In my view, it is not worth spending too much time trying to come up with a clear definition. But it’s good to have some frame of reference so when you see all these terms, you know what they mean. So here are my – arguably fuzzy, but hopefully still somewhat useful – thoughts on how to distinguish those topics. While making those distinctions can be at times useful, the reality is that the terminology is not clearly defined and all over the place.

For additional attempts at defining terms related to data analysis, see the Glossary page – and certainly feel free to contribute!

Statistics, Machine Learning and Artificial Intelligence

Statistics is the classical machinery driving data analysis. Depending on the type of data, many different approaches have been developed (parametric vs. non-parametric methods, longitudinal analysis, time-series analysis, and many more). Models are, in general, simple and interpretable, and the goal is to understand how inputs (predictors) relate to outcomes. Statistics was developed when data was sparse, computers didn’t exist, and mainly scientists interested in a deep understanding of their data used it.

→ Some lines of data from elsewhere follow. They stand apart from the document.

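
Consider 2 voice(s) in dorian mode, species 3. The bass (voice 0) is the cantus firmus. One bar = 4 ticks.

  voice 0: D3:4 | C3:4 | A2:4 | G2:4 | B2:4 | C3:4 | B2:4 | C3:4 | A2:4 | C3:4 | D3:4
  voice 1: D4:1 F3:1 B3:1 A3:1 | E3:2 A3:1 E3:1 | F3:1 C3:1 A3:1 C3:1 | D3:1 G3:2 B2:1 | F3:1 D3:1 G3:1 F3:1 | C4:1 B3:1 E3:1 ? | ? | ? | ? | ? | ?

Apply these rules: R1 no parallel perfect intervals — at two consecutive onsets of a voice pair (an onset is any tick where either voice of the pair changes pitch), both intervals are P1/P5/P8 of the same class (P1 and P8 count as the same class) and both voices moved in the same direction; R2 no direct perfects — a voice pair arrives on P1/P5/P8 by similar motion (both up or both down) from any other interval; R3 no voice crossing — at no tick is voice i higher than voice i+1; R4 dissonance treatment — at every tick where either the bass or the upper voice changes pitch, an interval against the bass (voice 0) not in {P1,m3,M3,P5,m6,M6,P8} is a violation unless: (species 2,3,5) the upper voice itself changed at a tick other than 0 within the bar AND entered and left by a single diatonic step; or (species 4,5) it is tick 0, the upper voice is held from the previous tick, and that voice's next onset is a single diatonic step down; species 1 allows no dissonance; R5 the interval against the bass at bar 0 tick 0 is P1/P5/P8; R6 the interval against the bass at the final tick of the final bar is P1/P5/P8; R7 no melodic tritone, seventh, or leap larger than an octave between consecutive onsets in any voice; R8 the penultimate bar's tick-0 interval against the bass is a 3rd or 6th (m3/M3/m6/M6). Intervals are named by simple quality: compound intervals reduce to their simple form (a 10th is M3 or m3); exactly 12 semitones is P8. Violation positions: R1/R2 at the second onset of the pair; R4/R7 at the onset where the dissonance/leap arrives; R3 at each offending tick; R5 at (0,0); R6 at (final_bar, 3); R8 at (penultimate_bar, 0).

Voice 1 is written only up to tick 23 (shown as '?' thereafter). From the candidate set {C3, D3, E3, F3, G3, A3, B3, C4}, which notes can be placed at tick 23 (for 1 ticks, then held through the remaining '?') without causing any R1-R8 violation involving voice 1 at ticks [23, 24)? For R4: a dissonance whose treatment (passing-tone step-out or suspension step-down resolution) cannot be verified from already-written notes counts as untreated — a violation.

{A3, C3, C4, E3, G3}

C3: legal
D3: violates R4
E3: legal
F3: violates R4
G3: legal
A3: legal
B3: violates R4
C4: legal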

Because of this, statistical models tend to be simple and work well on small datasets. Most of classical statistics focuses on associative/exploratory/inferential analysis types.

In Machine Learning (ML), the models tend to be more complex, and the goal is mainly on getting a “powerful” model, i.e., a model that is good at prediction. Understanding how different inputs lead to different outcomes is of secondary importance. Data is often abundant, so more complex models can be used.

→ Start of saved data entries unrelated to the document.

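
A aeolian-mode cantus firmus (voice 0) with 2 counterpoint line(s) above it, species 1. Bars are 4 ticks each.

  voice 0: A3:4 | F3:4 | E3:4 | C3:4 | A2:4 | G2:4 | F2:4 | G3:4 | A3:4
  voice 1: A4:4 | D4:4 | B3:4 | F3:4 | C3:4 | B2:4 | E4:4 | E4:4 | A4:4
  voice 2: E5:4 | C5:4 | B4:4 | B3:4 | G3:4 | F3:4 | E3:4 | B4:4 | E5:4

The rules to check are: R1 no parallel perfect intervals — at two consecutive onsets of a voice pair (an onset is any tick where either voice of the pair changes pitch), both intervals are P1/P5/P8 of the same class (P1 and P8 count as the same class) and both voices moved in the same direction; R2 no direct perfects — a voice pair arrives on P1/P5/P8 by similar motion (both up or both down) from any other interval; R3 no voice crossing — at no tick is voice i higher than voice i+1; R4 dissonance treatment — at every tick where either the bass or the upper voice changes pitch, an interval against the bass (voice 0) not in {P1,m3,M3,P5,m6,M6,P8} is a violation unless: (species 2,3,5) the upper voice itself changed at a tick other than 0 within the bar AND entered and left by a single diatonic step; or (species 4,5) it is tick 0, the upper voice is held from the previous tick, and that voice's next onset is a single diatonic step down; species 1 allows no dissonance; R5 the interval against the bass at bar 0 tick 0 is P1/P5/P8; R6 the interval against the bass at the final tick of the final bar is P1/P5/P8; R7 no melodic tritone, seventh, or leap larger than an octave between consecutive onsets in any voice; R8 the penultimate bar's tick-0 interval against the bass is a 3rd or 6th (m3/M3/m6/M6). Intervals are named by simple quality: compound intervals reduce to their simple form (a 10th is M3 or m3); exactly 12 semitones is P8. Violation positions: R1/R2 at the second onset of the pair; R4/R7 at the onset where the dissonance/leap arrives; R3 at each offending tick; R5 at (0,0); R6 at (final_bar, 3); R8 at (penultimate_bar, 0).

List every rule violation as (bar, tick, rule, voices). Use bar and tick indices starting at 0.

bar 0: v0=A3 v1=A4 v2=E5 downbeat P5
bar 1: v0=F3 v1=D4 v2=C5 downbeat P5
bar 2: v0=E3 v1=B3 v2=B4 downbeat P5
bar 3: v0=C3 v1=F3 v2=B3 downbeat M7
bar 4: v0=A2 v1=C3 v2=G3 downbeat m7
bar 5: v0=G2 v1=B2 v2=F3 downbeat m7
bar 6: v0=F2 v1=E4 v2=E3 downbeat M7
bar 7: v0=G3 v1=E4 v2=B4 downbeat M3
bar 8: v0=A3 v1=A4 v2=E5 downbeat P5
  -> R1 @ bar 1 tick 0 v(0, 2): A3/E5 P5 -> F3/C5 P5 similar
  -> R1 @ bar 2 tick 0 v(0, 2): F3/C5 P5 -> E3/B4 P5 similar
  -> R2 @ bar 2 tick 0 v(0, 1): F3/D4 M6 -> E3/B3 P5 similar
  -> R2 @ bar 2 tick 0 v(1, 2): D4/C5 m7 -> B3/B4 P8 similar
  -> R4 @ bar 3 tick 0 v(0, 1): C3/F3 P4 untreated
  -> R4 @ bar 3 tick 0 v(0, 2): C3/B3 M7 untreated
  -> R7 @ bar 3 tick 0 v(1,): B3->F3 leap 6st
  -> R2 @ bar 4 tick 0 v(1, 2): F3/B3 TT -> C3/G3 P5 similar
  -> R4 @ bar 4 tick 0 v(0, 2): A2/G3 m7 untreated
  -> R4 @ bar 5 tick 0 v(0, 2): G2/F3 m7 untreated
  -> R3 @ bar 6 tick 0 v(1, 2): E4 above E3
  -> R4 @ bar 6 tick 0 v(0, 1): F2/E4 M7 untreated
  -> R4 @ bar 6 tick 0 v(0, 2): F2/E3 M7 untreated
  -> R7 @ bar 6 tick 0 v(1,): B2->E4 leap 17st
  -> R3 @ bar 6 tick 1 v(1, 2): E4 above E3
  -> R3 @ bar 6 tick 2 v(1, 2): E4 above E3
  -> R3 @ bar 6 tick 3 v(1, 2): E4 above E3
  -> R7 @ bar 7 tick 0 v(0,): F2->G3 leap 14st
  -> R7 @ bar 7 tick 0 v(2,): E3->B4 leap 19st
  -> R1 @ bar 8 tick 0 v(1, 2): E4/B4 P5 -> A4/E5 P5 similar
  -> R2 @ bar 8 tick 0 v(0, 1): G3/E4 M6 -> A3/A4 P8 similar
  -> R2 @ bar 8 tick 0 v(0, 2): G3/B4 M3 -> A3/E5 P5 similar

(1, 0, R1, (0, 2))
(2, 0, R1, (0, 2))
(2, 0, R2, (0, 1))
(2, 0, R2, (1, 2))
(3, 0, R4, (0, 1))
(3, 0, R4, (0, 2))
(3, 0, R7, (1,))
(4, 0, R2, (1, 2))
(4, 0, R4, (0, 2))
(5, 0, R4, (0, 2))
(6, 0, R3, (1, 2))
(6, 0, R4, (0, 1))
(6, 0, R4, (0, 2))
(6, 0, R7, (1,))
(6, 1, R3, (1, 2))
(6, 2, R3, (1, 2))
(6, 3, R3, (1, 2))
(7, 0, R7, (0,))
(7, 0, R7, (2,))
(8, 0, R1, (1, 2))
(8, 0, R2, (0, 1))
(8, 0, R2, (0, 2))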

Artificial intelligence (AI) can be considered a type of machine learning. The types of complex models that dominate AI these days are generally based on neural nets. Neural nets sound fancy, and they are certainly quite complex, but technically speaking, you can think of them as a large collection of logistic regression type models combined together.

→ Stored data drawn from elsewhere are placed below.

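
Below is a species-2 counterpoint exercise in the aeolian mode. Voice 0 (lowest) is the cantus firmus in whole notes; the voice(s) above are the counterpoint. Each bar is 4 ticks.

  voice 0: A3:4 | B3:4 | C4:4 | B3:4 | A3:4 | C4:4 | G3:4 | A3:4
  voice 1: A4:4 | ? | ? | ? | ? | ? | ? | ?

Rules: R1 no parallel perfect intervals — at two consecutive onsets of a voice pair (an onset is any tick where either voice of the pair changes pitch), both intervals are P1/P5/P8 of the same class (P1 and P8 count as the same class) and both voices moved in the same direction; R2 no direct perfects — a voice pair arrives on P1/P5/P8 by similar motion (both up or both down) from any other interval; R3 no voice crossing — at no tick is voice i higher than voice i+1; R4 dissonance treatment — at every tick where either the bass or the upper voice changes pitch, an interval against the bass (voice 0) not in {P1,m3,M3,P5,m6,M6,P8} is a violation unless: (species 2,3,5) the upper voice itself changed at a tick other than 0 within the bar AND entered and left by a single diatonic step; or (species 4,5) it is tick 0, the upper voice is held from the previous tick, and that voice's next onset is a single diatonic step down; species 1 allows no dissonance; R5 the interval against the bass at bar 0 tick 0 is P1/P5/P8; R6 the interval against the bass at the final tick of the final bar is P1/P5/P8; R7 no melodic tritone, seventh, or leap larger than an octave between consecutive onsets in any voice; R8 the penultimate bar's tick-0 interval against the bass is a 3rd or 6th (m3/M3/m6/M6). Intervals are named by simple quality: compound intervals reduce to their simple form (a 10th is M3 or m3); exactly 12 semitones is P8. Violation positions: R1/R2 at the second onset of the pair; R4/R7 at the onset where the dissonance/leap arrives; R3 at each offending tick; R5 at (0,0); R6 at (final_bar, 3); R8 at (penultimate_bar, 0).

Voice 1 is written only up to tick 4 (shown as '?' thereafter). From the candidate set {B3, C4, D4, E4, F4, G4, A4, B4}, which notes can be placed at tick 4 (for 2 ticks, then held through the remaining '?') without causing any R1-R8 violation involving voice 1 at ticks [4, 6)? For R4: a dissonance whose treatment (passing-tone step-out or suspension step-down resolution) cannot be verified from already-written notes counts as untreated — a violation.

B3: violates R7
C4: violates R4
D4: legal
E4: violates R4
F4: violates R4
G4: legal
A4: violates R4
B4: violates R1

{D4, G4}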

As mentioned before, the terminology is fuzzy. Thus, a fairly simple model like a linear or logistic regression model could be considered a “classical” statistical model, while a more complex support vector machine or random forest (we’ll visit those later) are generally considered machine learning models. However, the terminology is poorly-defined, and you will see pretty much any approach can be given any label. Often it makes sense to think of the two terms as describing more or less the same thing, and that is applying some kind of mathematical or computational model to gain insight from the data. For some similar ideas, and a bit more details, read Joshua Ebner’s blog post.

Terminology abuse

In the last several years, there has been a tremendous interest among industry in anything related to Data Science. Most notable, the huge successes of AI in some areas and for some companies (Google, Amazon, Uber, …) has meant that suddenly everyone wants AI and everyone sells AI, with a lot of players not having a clue what it is and can/can’t do. This has led to a lot of marketing hype and another host of acronyms. (For instance, I was recently at an online industry workshop with the title (quoting from memory) “From AI over BI to CI” - which apparently stand for Artificial Intelligence, Business Intelligence and Continuous Intelligence.) Most often, these terms can mean whatever you want them to mean. So some companies who have been doing data analysis by running simple linear or logistic regression models are now calling what they are doing AI. In the end, the only way to know what anyone is actually doing is to look at the detailed description of their methods. And if those are not provided, be very skeptical. Most of all, don’t be unduly impressed by all these big words. There is good data analysis, and there is bad data analysis, and just because someone uses a deep neural net AI model doesn’t mean what they are doing is any good. Critical and careful thinking about your data and the question you want to answer always trumps any new fancy modeling approach.

Further reading

This course has an optional module on Deep Learning, AI and Big Data. This is a very brief introduction you can check out if you are interested. For a broader introduction, the (non-free) book Artificial Intelligence: A Guide for Thinking Humans is a very good non-technical overview book. And of course, topics like ML and AI are so “hot” these days, tons of free resources are available online–though be sure to look at the writer’s credentials and think critically when reading online blogs.